MySpace Hooks up with Cingular

Those of you waiting for MySpace mobile to move beyond just Helio, well, Cingular and MySpace say today that they are offering the MySpace Mobile service to Cingular customers. It makes sense — the largest U.S. carrier and the daddy of social networks. The deal will go a long way in teaching cell phone users in the U.S. about the mobile web and mobile applications.

The companies say Cingular subscribers will be able to edit MySpace profiles, view and add friends, upload photos and blogs, and send/receive messages. The service costs $2.99 per month plus data charges. Cingular customers can text “MYSPACE” to “386” (FUN) to get the MySpace Mobile application onto cell phones, as well as connect through Cingular’s menu. We downloaded the application and briefly tested it out.
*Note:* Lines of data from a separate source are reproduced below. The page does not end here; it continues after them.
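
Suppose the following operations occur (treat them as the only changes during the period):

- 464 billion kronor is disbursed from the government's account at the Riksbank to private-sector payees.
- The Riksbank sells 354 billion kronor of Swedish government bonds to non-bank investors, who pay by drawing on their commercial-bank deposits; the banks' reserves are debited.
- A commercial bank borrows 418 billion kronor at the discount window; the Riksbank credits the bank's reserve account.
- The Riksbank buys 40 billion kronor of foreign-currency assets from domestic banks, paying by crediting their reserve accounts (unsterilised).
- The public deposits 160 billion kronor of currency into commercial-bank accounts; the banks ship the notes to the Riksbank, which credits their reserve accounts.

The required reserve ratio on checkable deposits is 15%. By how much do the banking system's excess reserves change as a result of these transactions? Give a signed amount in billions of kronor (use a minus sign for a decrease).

Government spending 464 billion kronor: reserves +464B, deposits +464B.
Asset sale (to non-banks) 354 billion kronor: reserves −354B, deposits −354B.
Discount-window loan 418 billion kronor: reserves +418B, deposits 0.
FX purchase 40 billion kronor: reserves +40B, deposits 0.
Currency deposit 160 billion kronor: reserves +160B, deposits +160B.
Totals: Δreserves = +728B, Δdeposits = +270B.
Δrequired reserves = 15% × +270B = +40.5B.
Δexcess reserves = Δreserves − Δrequired = +728B − (+40.5B) = +687.5 billion.

+687.5 billion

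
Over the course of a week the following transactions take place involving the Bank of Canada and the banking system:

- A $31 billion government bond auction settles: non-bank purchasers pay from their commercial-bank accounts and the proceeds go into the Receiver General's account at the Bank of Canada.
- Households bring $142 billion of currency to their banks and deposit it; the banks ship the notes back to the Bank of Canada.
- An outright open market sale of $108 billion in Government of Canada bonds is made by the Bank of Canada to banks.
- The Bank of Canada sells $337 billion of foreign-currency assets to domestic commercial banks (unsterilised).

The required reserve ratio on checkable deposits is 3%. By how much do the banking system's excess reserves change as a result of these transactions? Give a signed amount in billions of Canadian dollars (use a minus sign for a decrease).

Government account inflow $31 billion: reserves −$31B, deposits −$31B.
Currency deposit $142 billion: reserves +$142B, deposits +$142B.
OMO sale (to banks) $108 billion: reserves −$108B, deposits 0.
FX sale $337 billion: reserves −$337B, deposits 0.
Totals: Δreserves = −$334B, Δdeposits = +$111B.
Δrequired reserves = 3% × +$111B = +$3.33B.
Δexcess reserves = Δreserves − Δrequired = −$334B − (+$3.33B) = -$337.33 billion.

-$337.33 billion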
The application itself is slick — and actually has a cleaner design than MySpace for the web (though that wouldn’t be too hard to beat). After downloading and opening the app, the first thing you read: “As with any heavy-data mobile application, Cingular strongly recommends you subscribe to a Media Max data bundle IN ADDITION to this purchase.” Smart Cingular. There’s a pretty good chance this application will convince a lot of cell phone users to get data plans.

Using the application to search friend’s profiles and look at photos was pretty slow over the cellular network. Regardless, this is one of the most high profile mobile applications to date for wireless users in the U.S., and will significantly boost the awareness of mobile downloads and apps — that makes it a good day for you mobile application startups!

Cingular had to get this deal with MySpace, after Verizon Wireless grabbed YouTube. (The Cingular/MySpace service doesn’t currently include video.) Though, Cingular and MySpace already offered text alerts. To date few mobile social networks have had much success, but this deal could change that. ABI Research says “mobile social communities” currently count nearly 50 million members worldwide, a number that is expected to reach 174 million in 2011.